The directives and manuals, which for more than a decade directed the US military’s policy for treatment of its detainees, will be released chronologically over the next month, WikiLeaks said in a statement.
The first batch of the documents released is the 2002 Camp Delta – Guantanamo Bay prison – Standing Operating Procedure manuals.
“This document is of significant historical importance. Guantanamo Bay has become the symbol for systematized human rights abuse in the West with good reason,” WikiLeaks founder Julian Assange said.
Several of the documents slated for publishing “can only be described as ’policies of unaccountability,’” WikiLeaks said in its press release.

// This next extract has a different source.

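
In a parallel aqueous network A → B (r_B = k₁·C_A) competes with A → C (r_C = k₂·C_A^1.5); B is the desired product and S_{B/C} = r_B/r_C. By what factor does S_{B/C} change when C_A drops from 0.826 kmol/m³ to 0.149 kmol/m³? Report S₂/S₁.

S_{B/C} = (k₁/k₂)·C_A^-0.5, so S₂/S₁ = (C_{A,2}/C_{A,1})^-0.5.
= (0.149/0.826)^(-0.5) = (0.1804)^(-0.5) = 2.35.

2.35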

One document such document that has been previewed but not yet published is the ’Policy on Assigning Detainee Internment Serial Numbers’. Wikileaks claims it is a manual on how to "disappear" sensitive prisoners "by systematically holding off from assigning a prisoner record numbers".
Another apparently contains the notorious instructions to "purge" interrogations tapes, which became notorious following the Abu Ghraib torture scandals in the mid 2000s. WikiLeaks called on NGOs, activists and the general public to thoroughly read the documents to gain a better understanding of the evolution of the Pentagon's post-9/11 attitude towards prisoners.